In order for
Repetitions to be calculated, you need to have a
Calculate Repetitions Automatic Step added to your Workflow after
Segment Asset. If the step is not added, repetitions will not be counted and added to the scoping report.
If you scope an asset in
Explorer (Ad-hoc scoping) repetitions are calculated automatically.
As explained in
this section of our RWS Documentation Center: the repetition calculation process identifies and counts repetitions across segments that cannot be fully leveraged by the TM. This means that both ICE and 100% matches are
not included in the repetition counts. The motivation behind repetition counting is to reduce translation cost for the customer by preventing them from being charged full price for identical segments that must be translated.
Note: if the
Segment Asset step applies
Machine Translation (through the setting
Leverage assigned MT: Yes), segments pretranslated by Machine Translation will also not be included in the
Repetitions count.
The first occurrence of a duplicated segment is considered the original or repeated segment, and it is scoped as normal. This means that the word count for the repeated segment will be attributed to the fuzzy match bucket (from 0% - 99%), representing the best TM fuzzy match for the segment, and thus will incur a translation cost relative to the translation effort. Subsequent occurrences of the segment are referred to as repetition segments. The word count for repetition segments are placed in the scoping bucket for repetitions.

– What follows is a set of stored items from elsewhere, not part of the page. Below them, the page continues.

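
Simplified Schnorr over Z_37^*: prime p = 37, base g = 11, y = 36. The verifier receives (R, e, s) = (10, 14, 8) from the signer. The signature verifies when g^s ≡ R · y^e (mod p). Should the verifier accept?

accept

g^s mod p:
Squares mod 37: 11^1≡11, 11^2≡10, 11^4≡26, 11^8≡10
11^8 ≡ 10 (mod 37)
R · y^e mod p:
Squares mod 37: 36^1≡36, 36^2≡1, 36^4≡1, 36^8≡1
14 = 8 + 4 + 2, so 36^14 ≡ 1·1·1 ≡ 1 (mod 37)
10·1 = 10 ≡ 10 (mod 37)
10 ≡ 10 (mod 37); signature holds.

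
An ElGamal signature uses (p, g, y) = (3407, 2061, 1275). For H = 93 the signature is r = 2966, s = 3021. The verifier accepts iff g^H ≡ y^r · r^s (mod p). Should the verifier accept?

accept

Left side g^H mod p:
Squares mod 3407: 2061^1≡2061, 2061^2≡2599, 2061^4≡2127, 2061^8≡3040, 2061^16≡1816, 2061^32≡3287, 2061^64≡772
93 = 64 + 16 + 8 + 4 + 1, so 2061^93 ≡ 772·1816·3040·2127·2061 ≡ 2238 (mod 3407)
Right side y^r · r^s mod p:
Squares mod 3407: 1275^1≡1275, 1275^2≡486, 1275^4≡1113, 1275^8≡2028, 1275^16≡535, 1275^32≡37, 1275^64≡1369, 1275^128≡311, 1275^256≡1325, 1275^512≡1020, 1275^1024≡1265, 1275^2048≡2342
2966 = 2048 + 512 + 256 + 128 + 16 + 4 + 2, so 1275^2966 ≡ 2342·1020·1325·311·535·1113·486 ≡ 1800 (mod 3407)
Squares mod 3407: 2966^1≡2966, 2966^2≡282, 2966^4≡1163, 2966^8≡3397, 2966^16≡100, 2966^32≡3186, 2966^64≡1143, 2966^128≡1568, 2966^256≡2177, 2966^512≡192, 2966^1024≡2794, 2966^2048≡999
3021 = 2048 + 512 + 256 + 128 + 64 + 8 + 4 + 1, so 2966^3021 ≡ 999·192·2177·1568·1143·3397·1163·2966 ≡ 694 (mod 3407)
1800·694 = 1249200 ≡ 2238 (mod 3407)
2238 ≡ 2238 (mod 3407), so the signature is genuine.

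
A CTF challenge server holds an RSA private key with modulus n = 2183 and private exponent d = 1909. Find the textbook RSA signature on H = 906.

610

H^2 ≡ 906^2 = 820836 ≡ 28
H^4 ≡ 28^2 = 784
H^8 ≡ 784^2 = 614656 ≡ 1233
H^16 ≡ 1233^2 = 1520289 ≡ 921
H^32 ≡ 921^2 = 848241 ≡ 1237
H^64 ≡ 1237^2 = 1530169 ≡ 2069
H^128 ≡ 2069^2 = 4280761 ≡ 2081
H^256 ≡ 2081^2 = 4330561 ≡ 1672
H^512 ≡ 1672^2 = 2795584 ≡ 1344
H^1024 ≡ 1344^2 = 1806336 ≡ 995
1909 = 1024 + 512 + 256 + 64 + 32 + 16 + 4 + 1, so H^1909 ≡ 995·1344·1672·2069·1237·921·784·906 ≡ 610 (mod 2183)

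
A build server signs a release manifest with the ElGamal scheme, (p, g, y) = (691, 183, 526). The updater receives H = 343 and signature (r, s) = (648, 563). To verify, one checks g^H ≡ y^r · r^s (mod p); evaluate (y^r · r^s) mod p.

Squares mod 691: 526^1≡526, 526^2≡276, 526^4≡166, 526^8≡607, 526^16≡146, 526^32≡586, 526^64≡660, 526^128≡270, 526^256≡345, 526^512≡173
648 = 512 + 128 + 8, so 526^648 ≡ 173·270·607 ≡ 549 (mod 691)
Squares mod 691: 648^1≡648, 648^2≡467, 648^4≡424, 648^8≡116, 648^16≡327, 648^32≡515, 648^64≡572, 648^128≡341, 648^256≡193, 648^512≡626
563 = 512 + 32 + 16 + 2 + 1, so 648^563 ≡ 626·515·327·467·648 ≡ 547 (mod 691)
y^r · r^s ≡ 549·547 = 300303 ≡ 409 (mod 691)

409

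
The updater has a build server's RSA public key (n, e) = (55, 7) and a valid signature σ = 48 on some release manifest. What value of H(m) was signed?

σ^2 ≡ 48^2 = 2304 ≡ 49
σ^4 ≡ 49^2 = 2401 ≡ 36
7 = 4 + 2 + 1, so σ^7 ≡ 36·49·48 ≡ 27 (mod 55)

27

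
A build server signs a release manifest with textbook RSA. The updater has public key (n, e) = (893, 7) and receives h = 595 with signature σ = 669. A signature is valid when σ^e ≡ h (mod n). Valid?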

For example, if the segment "Oh what a beautiful morning" containing five words was repeated five times in an asset or set of assets, then the first occurrence would be scoped normally, and the additional occurrences (collectively containing 20 words) would be placed in the repetition bucket provided that they cannot be fully leveraged by the TM.
Repetitions and markup tags
Recognizing segment repetitions is important if you want to estimate the effort needed for translating a document. In WorldServer, certain types of markup tags affect whether or not a segment is a genuine repetition of another.
WorldServer treats markup tags of the same type (standalone, opening, or closing) and appearing at the same location in the segment as interchangeable and considers these tags equivalent in the repetition analysis. It determines equivalency based on tag types and locations, but not on the content of the placeholder.
For example, the following sentences are likely to be repetitions in WorldServer:
- This is a
<b>
simple sentence<\b>
with tags. - This is a
<i>
simple sentence<\i>
with tags.
On the other hand, the following sentences are not likely to be repetitions in WorldServer:
- This is a
<b>
simple sentence<\b>
with tags. - This is a
<b>
simple<\b>
sentence with tags.
or
- This is a
<b>
simple sentence<\b>
with tags. - This is a
<br>
simple sentence<br>
with tags.